Thursday, July 8, 2010
A Canadian 4th of the July
Every 4th of July my Mom's giant family (2 grandparents, 8 kids, 17 grandkids) gathers at our beach house in Canada on Lake Erie. Though our beach vacation includes all the traditional activities like tanning, boating and playing in the sand, it's the food we dream about all year.
Food weaves its way in and out of all my memories of the beach in Canada. It's a way for us to come together after spending the year scattered across the U.S., a constant across the changing years. Our family specialties remain the same: grilled chicken with Chevetta's and "white trash" potatoes on the 4th, and late night trips into the city for wings and pizza; my Grandmother's pies and my Aunt Meg's famous sauce. We also look forward to the regional specialties from Buffalo and Ontario: cheese, local ice wine, Buffalo wings and Sleeman's Cream Ale.
The Ahrens family food obsession certainly comes from my grandfather, shown below with a breakfast scrambled eggs (with sharp Canadian cheddar of course) and peameal bacon. His sense of taste is almost gone, though he is a miraculously good cook.
His hash browns are somewhat of a wonder and his grill skills are legendary. His love for food is not just in cooking, but in searching out the best products and ingredients, whether at his favorite butcher's shop or the farmers market. His passion has certainly been passed down through the generations. Even the youngest member of the family, Livia, is an adventurous eater.
Grilling is central to almost every meal at the beach. We all crowd around the giant gas Weber when the cooking starts with a few glasses of wine and a lot of "helpful" suggestions for the one holding the tongs.
The 4th of July is the big day for us, and always involves great food. Lunch this year was a giant antipasto platter from Louie's of Buffalo on the lawn; fresh meats, aged cheeses, olives, pickled eggplant and peppers spilled forth on a giant platter.
We served it with another regional favorite, cheese bread (its a wonder this stuff hasn't caught on elsewhere):
Dinner always includes what we call "Beach Chicken". My Grandfather buys about 40 or 50 chicken quarters specially seasoned and parboiled, then marinates it in Chiavetta's Marinade. He grills them until their skin is crispy and slightly blackened. I don't know if its the seasoning or the marinade that makes this chicken so delicious, but people in my family have been known to eat as many as seven pieces.

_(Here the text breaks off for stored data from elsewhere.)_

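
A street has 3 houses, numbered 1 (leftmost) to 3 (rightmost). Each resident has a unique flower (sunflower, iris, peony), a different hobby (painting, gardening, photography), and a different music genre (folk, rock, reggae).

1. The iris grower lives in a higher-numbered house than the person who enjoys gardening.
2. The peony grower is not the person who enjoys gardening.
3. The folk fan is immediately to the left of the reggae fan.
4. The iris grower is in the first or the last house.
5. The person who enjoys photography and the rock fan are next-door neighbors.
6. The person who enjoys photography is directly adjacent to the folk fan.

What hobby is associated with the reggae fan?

photography

From clue 4, the iris grower must be in house 3.
The peony grower is narrowed to house 1 or 2; consider each.
Placing it in house 1 leads to a contradiction, so it's in house 2.
Clue 2: the person who enjoys gardening is in house 1.
That leaves sunflower as the flower for house 1.
The person who enjoys painting is narrowed to house 2 or 3; consider each.
Placing it in house 2 leads to a contradiction, so it's in house 3.
House 2's hobby must be photography (nothing else left).
From clue 6, the folk fan must be in house 1.
The only music genre still possible for house 2 is reggae.
House 3's music genre must be rock (nothing else left).
So: house 1 = sunflower/gardening/folk, house 2 = peony/photography/reggae, house 3 = iris/painting/rock.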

That night we launch fireworks and sit around a bonfire, enjoying a few too many beers and s'mores, the sand in our toes and our marshmallows. The adults share stories from "when they were kids". Eventually we move to the cottage, crowded into the living room, and talk late into the night. A few more bottles are uncorked and the leftover pie is pulled out of the fridge. The next day? Just rinse and repeat.